Abstract

The Kidd–Munro assemblage, Abitibi belt, Canada, is an ultramafic–mafic–felsic volcanic sequence that contains the giant Kidd Creek volcanic-hosted massive sulfide (VMS) deposit. The Kidd basin, 1.6 km northeast of the deposit, contains pervasively brecciated pillowed and massive basalts. The breccia is distinctly different from most breccias in volcanic rocks, which form through volcanic processes or during later deformation or alteration. The Kidd Creek breccia occurs pervasively through otherwise undeformed pillow interiors and margins, and also in localized corridors of particularly intense brecciation.
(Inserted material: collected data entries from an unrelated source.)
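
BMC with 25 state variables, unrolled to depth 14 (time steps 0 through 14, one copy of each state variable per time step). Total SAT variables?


BMC unrolls to depth k, creating one copy of each state var for steps 0..k.
Step count = 14 + 1 = 15 (steps 0 through 14)
Vars per step = 25
Total = 25 * 15 = 375

375


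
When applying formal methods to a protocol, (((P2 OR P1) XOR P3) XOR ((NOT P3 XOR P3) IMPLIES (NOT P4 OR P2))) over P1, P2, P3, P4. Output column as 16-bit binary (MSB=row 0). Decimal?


Formula: (((P2 OR P1) XOR P3) XOR ((NOT P3 XOR P3) IMPLIES (NOT P4 OR P2))) over P1, P2, P3, P4 (16 rows)
Evaluate each row (bits = P1,P2,P3,P4, MSB first):
  row 0 [0000]: (((0 OR 0) XOR 0) XOR ((NOT 0 XOR 0) IMPLIES (NOT 0 OR 0))) -> 1
  row 1 [0001]: (((0 OR 0) XOR 0) XOR ((NOT 0 XOR 0) IMPLIES (NOT 1 OR 0))) -> 0
  row 2 [0010]: (((0 OR 0) XOR 1) XOR ((NOT 1 XOR 1) IMPLIES (NOT 0 OR 0))) -> 0
  row 3 [0011]: (((0 OR 0) XOR 1) XOR ((NOT 1 XOR 1) IMPLIES (NOT 1 OR 0))) -> 1
  row 4 [0100]: (((1 OR 0) XOR 0) XOR ((NOT 0 XOR 0) IMPLIES (NOT 0 OR 1))) -> 0
  row 5 [0101]: (((1 OR 0) XOR 0) XOR ((NOT 0 XOR 0) IMPLIES (NOT 1 OR 1))) -> 0
  row 6 [0110]: (((1 OR 0) XOR 1) XOR ((NOT 1 XOR 1) IMPLIES (NOT 0 OR 1))) -> 1
  row 7 [0111]: (((1 OR 0) XOR 1) XOR ((NOT 1 XOR 1) IMPLIES (NOT 1 OR 1))) -> 1
  row 8 [1000]: (((0 OR 1) XOR 0) XOR ((NOT 0 XOR 0) IMPLIES (NOT 0 OR 0))) -> 0
  row 9 [1001]: (((0 OR 1) XOR 0) XOR ((NOT 0 XOR 0) IMPLIES (NOT 1 OR 0))) -> 1
  row 10 [1010]: (((0 OR 1) XOR 1) XOR ((NOT 1 XOR 1) IMPLIES (NOT 0 OR 0))) -> 1
  row 11 [1011]: (((0 OR 1) XOR 1) XOR ((NOT 1 XOR 1) IMPLIES (NOT 1 OR 0))) -> 0
  row 12 [1100]: (((1 OR 1) XOR 0) XOR ((NOT 0 XOR 0) IMPLIES (NOT 0 OR 1))) -> 0
  row 13 [1101]: (((1 OR 1) XOR 0) XOR ((NOT 0 XOR 0) IMPLIES (NOT 1 OR 1))) -> 0
  row 14 [1110]: (((1 OR 1) XOR 1) XOR ((NOT 1 XOR 1) IMPLIES (NOT 0 OR 1))) -> 1
  row 15 [1111]: (((1 OR 1) XOR 1) XOR ((NOT 1 XOR 1) IMPLIES (NOT 1 OR 1))) -> 1
Full result column, 4 rows per line (P1,P2 fixed per line; P3,P4 runs 00..11 left to right):
  rows 0-3 [P1,P2=00]: 1001  = hex 9
  rows 4-7 [P1,P2=01]: 0011  = hex 3
  rows 8-11 [P1,P2=10]: 0110  = hex 6
  rows 12-15 [P1,P2=11]: 0011  = hex 3
Output column (row 0 .. row 15) = 1001001101100011
Output column grouped in 4s = 1001 0011 0110 0011 = 0x9363
Convert to decimal digit by digit (value = value*16 + digit):
  9 -> 9
  9*16 + 3 = 147
  147*16 + 6 = 2358
  2358*16 + 3 = 37731
Decimal = 37731

37731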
Clasts are angular, up to 4 cm wide, hosted in a very fine-grained matrix, and commonly show jig-saw fit texture. The chemical compositions of the breccia fragments and matrix are generally similar, although the matrix is slightly enriched in high field-strength elements (HFSE) and heavy rare-earth elements (HREE) and depleted in some mobile elements, such as Rb and Ba. The breccia contains altered basaltic clasts and fragments of in-filled amygdales and is crosscut by late-stage quartz–carbonate–sulfide veins. The observations imply that the breccia was formed in-situ, with minimal transport of material, and developed after solidification of the volcanic rocks. In-situ breccias, such as these, are known to form proximal to major fault zones, but no such structure occurs in the vicinity of the Kidd Basin. We suggest the brecciation was caused by the propagation of shock waves from explosive volcanic eruption, perhaps related to the emplacement of felsic volcanic rocks observed in the Kidd Creek Mine. The breccia was subject to enhanced hydrothermal fluid flow, perhaps linked to the formation of the ore deposit.